How long can you carry a story in your heart? In Sophia N. Lee’s case, she did it for most of her life. “There were parts of it that have just been sitting in my heart since I was much younger,” said the New York-based Lee. “I remember myself as a little girl reading her Childcraft books, which everyone seemed to have back then, cover to cover, wishing that I could do more than just read about those places in the stories. That was part of it—being a child who always wondered what it would be like to be somewhere else entirely.”
Lee had won the prestigious Scholastic Asian Book Award in 2014 for her young adult (YA) novel “What Things Mean,” leading to that book being published by Singapore-based Scholastic Asia in 2016. She then decamped for Manhattan, where she worked towards her Master of Fine Arts (MFA) in Writing for Children and Young Adults at the New School. She finished her MFA last year—but she had been busy writing.
The latest product of that process is “Soaring Saturdays,” her charming children’s book also published by Scholastic Asia with fantastic art by Filipino artist Aaron Asis. “Soaring Saturdays” revolves around a young girl looking forward to the aforementioned day of the week when she can accompany his father—a mailman—when he goes on his rounds on his bicycle. It’s a love letter to, well, letters.
“Another part of it was being enamored with handwritten correspondence as a means of holding on to or making connections with the ones we love,” she explained. “It’s something that I wish we did more of today, in the age of email and texting and tweeting. I just love the idea of having this tangible thing that contains so much more of the sender. The handwritten aspect of it makes it more intimate, more thoughtful and deliberate.”
Switching from a novel to a children’s book was not a challenge for Lee, who had been worked on both forms in the past. Lee had long known she wanted to write a children’s book, enrolling in a Writing for Children class at the University of the Philippines Diliman under Lalaine Aquino. The draft she produced that class continued to be refined whenever Lee would attend writer’s workshops, particularly at the Silliman National Writers Workshop. “That experience gave me the confidence I needed to submit this work,” she said.
In 2015, “Soaring Saturdays” won a second prize at the Samsung KidsTime Authors’ Awards, something that gave Lee the courage to submit the book to Scholastic Asia. “I’m really grateful that Scholastic Asia decided to acquire it,” she said. “To see this Pinoy morena little girl gracing the cover of a Scholastic book, to have her adventures front and center—that meant everything to me.”
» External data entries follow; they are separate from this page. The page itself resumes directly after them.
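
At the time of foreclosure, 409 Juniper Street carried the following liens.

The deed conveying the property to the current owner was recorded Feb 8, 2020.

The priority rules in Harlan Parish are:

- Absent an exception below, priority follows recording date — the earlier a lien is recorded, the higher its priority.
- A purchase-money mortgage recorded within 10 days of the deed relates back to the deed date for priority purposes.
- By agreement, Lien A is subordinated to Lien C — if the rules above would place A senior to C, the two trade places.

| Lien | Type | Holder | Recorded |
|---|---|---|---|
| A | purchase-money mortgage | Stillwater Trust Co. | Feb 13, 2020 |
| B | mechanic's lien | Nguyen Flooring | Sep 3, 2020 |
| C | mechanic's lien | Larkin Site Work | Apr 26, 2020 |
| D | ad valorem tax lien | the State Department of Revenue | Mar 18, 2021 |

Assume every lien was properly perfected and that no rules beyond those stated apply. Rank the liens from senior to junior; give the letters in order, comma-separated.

Effective dates after the stated exceptions: A was recorded within the 10-day window, so its effective date is the deed date Feb 8, 2020.
By effective date, earliest first: A (Feb 8, 2020), C (Apr 26, 2020), B (Sep 3, 2020), D (Mar 18, 2021).
Because A would otherwise rank above C, the subordination swaps them.

C, A, B, D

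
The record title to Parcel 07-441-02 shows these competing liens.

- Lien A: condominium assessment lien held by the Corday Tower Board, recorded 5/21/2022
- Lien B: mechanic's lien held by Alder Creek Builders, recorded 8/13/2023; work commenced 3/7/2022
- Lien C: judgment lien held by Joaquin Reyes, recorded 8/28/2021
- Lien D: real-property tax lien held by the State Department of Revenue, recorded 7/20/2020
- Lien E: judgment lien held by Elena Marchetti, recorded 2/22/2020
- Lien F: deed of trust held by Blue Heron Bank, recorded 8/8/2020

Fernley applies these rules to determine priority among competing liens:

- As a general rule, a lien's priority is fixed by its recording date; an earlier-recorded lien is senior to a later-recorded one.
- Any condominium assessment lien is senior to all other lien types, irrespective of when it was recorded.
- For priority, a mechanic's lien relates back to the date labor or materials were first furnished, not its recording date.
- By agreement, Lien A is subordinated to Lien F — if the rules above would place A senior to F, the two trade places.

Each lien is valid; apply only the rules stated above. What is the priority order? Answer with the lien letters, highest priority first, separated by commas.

F, E, D, A, C, B

Effective dates: B relates back to 3/7/2022 (work commenced).
A is a condominium assessment lien, so it outranks all other liens regardless of date.
Remaining liens by effective date: E (2/22/2020), D (7/20/2020), F (8/8/2020), C (8/28/2021), B (3/7/2022).
A would otherwise be senior to F, so under the subordination agreement A and F exchange positions.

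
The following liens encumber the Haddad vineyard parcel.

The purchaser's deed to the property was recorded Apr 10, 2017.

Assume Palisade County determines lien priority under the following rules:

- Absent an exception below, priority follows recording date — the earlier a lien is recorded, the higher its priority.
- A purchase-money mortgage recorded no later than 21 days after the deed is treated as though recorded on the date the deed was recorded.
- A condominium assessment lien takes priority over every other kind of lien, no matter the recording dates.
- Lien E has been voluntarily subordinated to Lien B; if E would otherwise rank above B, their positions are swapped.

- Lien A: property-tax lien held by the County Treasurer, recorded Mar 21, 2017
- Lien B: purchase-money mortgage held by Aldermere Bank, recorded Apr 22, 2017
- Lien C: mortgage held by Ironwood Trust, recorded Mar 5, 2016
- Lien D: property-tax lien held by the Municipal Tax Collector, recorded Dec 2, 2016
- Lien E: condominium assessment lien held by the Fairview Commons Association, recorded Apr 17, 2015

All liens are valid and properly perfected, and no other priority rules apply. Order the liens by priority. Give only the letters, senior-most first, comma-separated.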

She was also grateful that the publisher allowed her to choose the artist who would illustrate “Soaring Saturdays.” “I love the sense of whimsy and scale that he has in his work,” Lee said. “It complemented the story really well—the art was fun and bold, just like the child’s imagination in the story.” It was also important that she told Asis the girl needed to be morena. “One of the changes that I had suggested was to make her brown-skinned—closer to kayumanggi, to reflect the skin color that most Filipinos have. Colorism is still such a big issue in our country, even now—it was really important to me to have a protagonist that Filipino children could look at and relate to. That was something I never really had as a child.”
Lee is now a creative writing instructor for kids and teens at the nonprofit organization Writopia Lab and also teaches adult creative writing classes at an organization called The Writer’s Rock. But, of course, she’s working on upcoming books as well: “Right now, I’m working on several things—one is a YA love story about a girl who meets this boy right before she’s supposed to leave for college in the US, which is all she’s ever wanted. There’s a huge part of it that’s centered around Filipino cuisine, but it also asks a lot of questions about the ways we hold on, whether it’s to our dreams or the people we love, or to the places we call home. The other project is a picture book about how a girl grows up through her summers with her grandmother in the province.”
“Soaring Saturdays” reflects Lee’s own journey from place to place, from dream to dream. “I wrote ‘Soaring Saturdays’ when I was still based in the Philippines. But even then, when I was shaping it, my mind was very much centered on that little girl inside me who wanted to believe that the world of her imagination could grow far beyond the world she was in. That’s something I hope readers will feel too when they read this book. But now that I’m in a different phase of my life, and also far away from home, I find myself on the other side of that story. I’m so grateful that the home I grew up in nurtured me so well that I carry it within me, always—even as I’m spreading my wings and flying further.”
Sophia N. Lee’s own story continues to carry her to the unexpected. “It’s like I’m the little girl at the end of the book, just grateful for the people and places I call home,” she said. “Whether one chooses to stay close or to fly far on their adventures, I hope they’ll see that it’s the holding on to each other that matters.”